A atribuição seletiva de foco é um procedimento fundamental para a compreensão da produção iconográfica de Atget, inteligentemente utilizado também nesse conjunto de imagens. Num primeiro momento, ao concentrar-se no “cenário” da vida urbana, a praça e suas ambiguidades visuais (o antigo – a igreja –, e o novo – os prédios –, a colonização do espaço pela mercadoria, o caos visual e a enorme quantidade de informação que mal pode ser abarcada neste espetáculo), Atget atribui alta qualidade focal a todos os planos da imagem, não deixando quaisquer dúvidas a respeito de cada um dos “elementos cênicos” que os compõem. Porém quanto mais a individualização dos ofícios na praça aumenta, maior é o efeito de desfoque utilizado pelo fotógrafo. Através deste processo, sobre o qual Atget detinha completo controle técnico, a figura do petit métier se “liberta” da cidade do Barão Haussmann, “destacando-se”. Possivelmente um dos melhores exemplos da utilização desta forma de representação encontra-se na imagem “XIII – Quartier Croulebarde – un chifonnier, le matin, avenue des Gobelins (1901)”.

A fotografia nos mostra, com foco em todo o primeiro plano, um homem de corpo inteiro que puxa uma carroça repleta de sacos. Sua figura é diminuta se comparada à altura destes sacos atados por uma corda ao veículo. A parte inferior de seu corpo revela sua perna direita à frente, o joelho levemente dobrado e a perna esquerda firmemente apoiada atrás, num evidente movimento de avanço. A parte superior mostra braços hirtos, ombros enrijecidos e olhar fixo no observador da imagem, contradizendo o que as pernas insinuam. Num jogo dialético, o carroceiro avança e recua, caminha e para. O pouco que distinguimos num segundo plano muito desfocado revela edifícios, carros e árvores em uma larga avenida ou bulevar.

A fotografia concentra uma série de questões relevantes, a começar pela mobilidade urbana que agora se impunha àqueles que exerciam os pequenos ofícios.

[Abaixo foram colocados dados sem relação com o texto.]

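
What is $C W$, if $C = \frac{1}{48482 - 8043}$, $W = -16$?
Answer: $- \frac{16}{40439} \approx -0.00039566$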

Os excluídos dos novos tipos de troca que aconteciam em Paris tornavam-se ambulantes, deveriam circular para, aspirando maior visibilidade, maximizar seus ganhos (qualquer semelhança com o processo de circulação do capital e das mercadorias não é mera coincidência). A imagem também fala do crescimento da cidade:

“Na segunda metade do século 19, quando o volume diário de lixo cresceu consideravelmente com o progresso da indústria e aumento do consumo, parte da atividade dos pequenos ofícios alterou suas características e começou a ligar-se à indústria do lixo urbano. A figura do carroceiro ou catador apareceu como fração do lumpenproletariat – o último degrau da hierarquia social […]. Ele logo se tornou parte do imaginário social, representante de uma população inteira de pequenos comerciantes e sua mobilidade social.”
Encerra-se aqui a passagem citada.